In 2013, Gomez has turned more of those fly balls into line drives, and is now posting a career best ISO of .238. He's still a hacker, swinging at 55.5% of all pitches, 38.3% out of the zone. His swing profile looks almost identical to the year before, so his success has been a result of harder and better contact, despite his aggressive approach.
Gomez's extension is dirt cheap for his production level, and he'll earn just $24 million through 2016, after which he'll be entering free agency at 31. There's a pretty good chance he's going to be more valuable than Ryan Braun is to the Brewers through that time period, which brings me to my next point. It's a sensitive topic that I probably shouldn't rosterbate over, but I'm going to do it anyways.
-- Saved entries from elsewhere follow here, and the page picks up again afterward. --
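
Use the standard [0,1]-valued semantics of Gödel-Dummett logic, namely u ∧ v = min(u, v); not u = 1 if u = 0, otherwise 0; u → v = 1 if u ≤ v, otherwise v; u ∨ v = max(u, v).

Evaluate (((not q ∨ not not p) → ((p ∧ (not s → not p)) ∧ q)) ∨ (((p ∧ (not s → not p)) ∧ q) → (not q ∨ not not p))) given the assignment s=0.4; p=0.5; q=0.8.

1.00

not q: Gödel ¬ of 0.8 = 0 (operand ≠ 0)
not p: Gödel ¬ of 0.5 = 0 (operand ≠ 0)
not not p: Gödel ¬ of 0 = 1 (operand is 0)
(not q ∨ not not p) = max(0, 1) = 1
not s: Gödel ¬ of 0.4 = 0 (operand ≠ 0)
not p: Gödel ¬ of 0.5 = 0 (operand ≠ 0)
(not s → not p): 0 ≤ 0, so result = 1
(p ∧ (not s → not p)) = min(0.5, 1) = 0.5
((p ∧ (not s → not p)) ∧ q) = min(0.5, 0.8) = 0.5
((not q ∨ not not p) → ((p ∧ (not s → not p)) ∧ q)): 1 > 0.5, so result = 0.5
not s: Gödel ¬ of 0.4 = 0 (operand ≠ 0)
not p: Gödel ¬ of 0.5 = 0 (operand ≠ 0)
(not s → not p): 0 ≤ 0, so result = 1
(p ∧ (not s → not p)) = min(0.5, 1) = 0.5
((p ∧ (not s → not p)) ∧ q) = min(0.5, 0.8) = 0.5
not q: Gödel ¬ of 0.8 = 0 (operand ≠ 0)
not p: Gödel ¬ of 0.5 = 0 (operand ≠ 0)
not not p: Gödel ¬ of 0 = 1 (operand is 0)
(not q ∨ not not p) = max(0, 1) = 1
(((p ∧ (not s → not p)) ∧ q) → (not q ∨ not not p)): 0.5 ≤ 1, so result = 1
(((not q ∨ not not p) → ((p ∧ (not s → not p)) ∧ q)) ∨ (((p ∧ (not s → not p)) ∧ q) → (not q ∨ not not p))) = max(0.5, 1) = 1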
What if the Brewers traded Ryan Braun?
Braun has limited no-trade rights included in his deal, but given his perceived betrayal to the fanbase, is a divorce something that both sides would consider? It seems reasonable to speculate. The Brewers owe Braun a minimum of $117 million over the next 7 years, but it's a deal that was widely considered somewhat of a bargain given escalating costs of retaining elite talent. The contract isn't back-loaded, and actually decreases in the last few years of the deal. Braun is only set to make $10 million in 2014 and $12 million in 2015, and it doesn't really get expensive until his age 32-34 seasons at $19 million each. The commitment runs through Braun's age 36 season.
There's really only one thing at play when considering a possible trade of Braun. What kind of player is he like without PEDs, and is he worth the salary? Even though his salary isn't totally through the roof, there's a pretty good chance he could still be a pretty good player. Now entering his 30s next year, it's fairly safe to assume that Braun's best years are behind him. How severe will the drop in performance be when coupled with Braun exiting his prime years? How long has Braun been juicing?
Nobody has the answers, which is exactly why the Brewers might consider getting out of that contract. He's the face of their franchise, but is it a face they still want to represent them with everything that's transpired? Braun's teammates are upset with him. There's a chance, albeit small, this offseason could get really interesting for Ryan Braun.